The complex is fundamental for understanding wholeness, Edgard Morin wrote: “Only complex thinking can civilize our thinking” (Morin, 2008, p. 23), in the absence of a totalizing and comprehensive discourse, complex thinking itself is.

Giordano Bruno was the first to intuit that the infinite was fundamental to the nascent modern thought, but this one took refuge in the rational dualism (objectivism x subjectivism) and in the human finite that does not admit the mystery and the infinite present in the cosmic totality.

Current thinking, thanks to the physical complexity that came from quanta and relativity theory, is launched into the depths of the universe to think about matter and dark energy and their new and eccentric phenomena that challenge current models of physics, science, and maybe religion.

Edgar Morin, before reflecting on the paradigmatic turn, says that the West “the fruitful child of the schizophrenic Cartesian dichotomy and clerical puritanism, also commands the double aspect of Western praxis, on the one hand anthropocentric, ethnocentric, egocentric since it is the subject ( because based on the self-worship of the subject: man, nation or ethnicity, individual) by another and correlatively manipulative, icy “objective” since it is the object ”(Morin, 2008, p. 81).

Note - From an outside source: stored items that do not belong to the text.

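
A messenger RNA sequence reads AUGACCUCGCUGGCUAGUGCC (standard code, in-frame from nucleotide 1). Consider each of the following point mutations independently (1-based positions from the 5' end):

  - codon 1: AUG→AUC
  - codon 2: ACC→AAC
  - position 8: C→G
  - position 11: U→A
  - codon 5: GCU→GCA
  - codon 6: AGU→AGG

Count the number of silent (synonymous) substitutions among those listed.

1

Codon 1: AUG (Met) → AUC (Ile) — missense.
Codon 2: ACC (Thr) → AAC (Asn) — missense.
Codon 3: UCG (Ser) → UGG (Trp) — missense.
Codon 4: CUG (Leu) → CAG (Gln) — missense.
Codon 5: GCU (Ala) → GCA (Ala) — synonymous.
Codon 6: AGU (Ser) → AGG (Arg) — missense.
Synonymous: 1 of 6.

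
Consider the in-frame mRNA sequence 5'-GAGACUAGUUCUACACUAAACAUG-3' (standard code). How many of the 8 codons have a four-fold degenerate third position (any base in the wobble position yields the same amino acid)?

Codon 1 GAG (Glu): third position 2-fold.
Codon 2 ACU (Thr): third position 4-fold.
Codon 3 AGU (Ser): third position 2-fold.
Codon 4 UCU (Ser): third position 4-fold.
Codon 5 ACA (Thr): third position 4-fold.
Codon 6 CUA (Leu): third position 4-fold.
Codon 7 AAC (Asn): third position 2-fold.
Codon 8 AUG (Met): third position 1-fold.
Four-fold degenerate third positions: 4.

4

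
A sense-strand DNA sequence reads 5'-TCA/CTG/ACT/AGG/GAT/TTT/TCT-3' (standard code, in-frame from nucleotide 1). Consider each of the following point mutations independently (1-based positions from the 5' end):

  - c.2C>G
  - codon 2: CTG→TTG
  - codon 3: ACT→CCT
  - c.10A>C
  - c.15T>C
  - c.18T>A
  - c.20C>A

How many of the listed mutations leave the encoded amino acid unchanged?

Codon 1: TCA (Ser) → TGA (Stop) — nonsense.
Codon 2: CTG (Leu) → TTG (Leu) — synonymous.
Codon 3: ACT (Thr) → CCT (Pro) — missense.
Codon 4: AGG (Arg) → CGG (Arg) — synonymous.
Codon 5: GAT (Asp) → GAC (Asp) — synonymous.
Codon 6: TTT (Phe) → TTA (Leu) — missense.
Codon 7: TCT (Ser) → TAT (Tyr) — missense.
Synonymous: 3 of 7.

3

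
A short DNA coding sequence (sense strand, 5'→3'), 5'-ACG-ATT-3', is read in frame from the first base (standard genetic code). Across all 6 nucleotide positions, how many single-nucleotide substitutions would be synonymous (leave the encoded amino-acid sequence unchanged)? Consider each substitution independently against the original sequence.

5

Codon 1 (ACG, Thr): 3 synonymous substitutions.
Codon 2 (ATT, Ile): 2 synonymous substitutions.
Total: 3 + 2 = 5.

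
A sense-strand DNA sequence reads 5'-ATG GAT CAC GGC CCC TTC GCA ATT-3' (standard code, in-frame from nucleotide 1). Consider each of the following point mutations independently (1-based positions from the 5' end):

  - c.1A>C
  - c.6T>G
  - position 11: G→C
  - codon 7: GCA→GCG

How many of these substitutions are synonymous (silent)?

Codon 1: ATG (Met) → CTG (Leu) — missense.
Codon 2: GAT (Asp) → GAG (Glu) — missense.
Codon 4: GGC (Gly) → GCC (Ala) — missense.
Codon 7: GCA (Ala) → GCG (Ala) — synonymous.
Synonymous: 1 of 4.

1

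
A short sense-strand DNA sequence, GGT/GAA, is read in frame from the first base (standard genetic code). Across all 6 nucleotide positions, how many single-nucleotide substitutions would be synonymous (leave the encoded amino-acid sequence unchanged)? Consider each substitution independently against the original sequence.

4

Codon 1 (GGT, Gly): 3 synonymous substitutions.
Codon 2 (GAA, Glu): 1 synonymous substitution.
Total: 3 + 1 = 4.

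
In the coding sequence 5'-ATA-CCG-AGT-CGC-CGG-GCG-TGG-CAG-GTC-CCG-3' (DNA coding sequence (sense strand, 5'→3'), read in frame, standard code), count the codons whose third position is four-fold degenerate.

Codon 1 ATA (Ile): third position 3-fold.
Codon 2 CCG (Pro): third position 4-fold.
Codon 3 AGT (Ser): third position 2-fold.
Codon 4 CGC (Arg): third position 4-fold.
Codon 5 CGG (Arg): third position 4-fold.
Codon 6 GCG (Ala): third position 4-fold.
Codon 7 TGG (Trp): third position 1-fold.
Codon 8 CAG (Gln): third position 2-fold.
Codon 9 GTC (Val): third position 4-fold.
Codon 10 CCG (Pro): third position 4-fold.
Four-fold degenerate third positions: 6.

6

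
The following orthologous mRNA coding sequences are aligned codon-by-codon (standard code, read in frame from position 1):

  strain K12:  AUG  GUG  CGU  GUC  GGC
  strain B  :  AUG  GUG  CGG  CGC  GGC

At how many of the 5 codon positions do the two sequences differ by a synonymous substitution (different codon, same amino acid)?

Codon 1: AUG Met / AUG Met — identical.
Codon 2: GUG Val / GUG Val — identical.
Codon 3: CGU Arg / CGG Arg — synonymous.
Codon 4: GUC Val / CGC Arg — nonsynonymous.
Codon 5: GGC Gly / GGC Gly — identical.
Synonymous differences: 1.

1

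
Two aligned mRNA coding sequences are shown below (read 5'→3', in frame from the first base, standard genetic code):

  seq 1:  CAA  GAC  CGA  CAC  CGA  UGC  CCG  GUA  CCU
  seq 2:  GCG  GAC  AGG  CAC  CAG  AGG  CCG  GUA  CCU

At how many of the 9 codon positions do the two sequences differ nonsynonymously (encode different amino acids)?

Codon 1: CAA Gln / GCG Ala — nonsynonymous.
Codon 2: GAC Asp / GAC Asp — identical.
Codon 3: CGA Arg / AGG Arg — synonymous.
Codon 4: CAC His / CAC His — identical.
Codon 5: CGA Arg / CAG Gln — nonsynonymous.
Codon 6: UGC Cys / AGG Arg — nonsynonymous.
Codon 7: CCG Pro / CCG Pro — identical.
Codon 8: GUA Val / GUA Val — identical.
Codon 9: CCU Pro / CCU Pro — identical.
Nonsynonymous differences: 3.

3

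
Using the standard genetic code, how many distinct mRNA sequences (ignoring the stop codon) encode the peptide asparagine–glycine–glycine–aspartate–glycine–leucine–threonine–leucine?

36864

Asn: 2 codons.
Gly: 4 codons.
Gly: 4 codons.
Asp: 2 codons.
Gly: 4 codons.
Leu: 6 codons.
Thr: 4 codons.
Leu: 6 codons.
2 × 4 × 4 × 2 × 4 × 6 × 4 × 6 = 36864.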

Without considering themselves dogmatic, arrogant, and self-referential, this thought, even when projecting to the Infinite, even appealing to God and even invoking dialogue, is itself arrogant, the slightest amount of questioning enough to note arrogance.

Now, even for the religious to admit the mystery, it is indispensable to admit the idea of ​​God and the infinite, while for the “rational” thought (not the dogmatic rationalism) to admit the complexity of the phenomena is only to make serious science and to investigate the reality, nature on the one hand, and to admit man’s place within it is the only possibility of overcoming the objectivist and egocentric arrogance of modern thinking.

The infinite that is also claimed by current thinkers such as Ricoeur, Lévinas who explained the sense of alterity before the Infinite: “The idea of ​​infinity does not start from Me, nor from a need for the Self that accurately assesses its emptiness. In it the movement starts from the thought, not from the thinker. ”(Levinas, 1988, p. 49).

LEVINAS, Emmanuel. Totalidade e infinito. Tradução José Pinto Ribeiro, Lisboa- Portugal, Edições 70, 1988.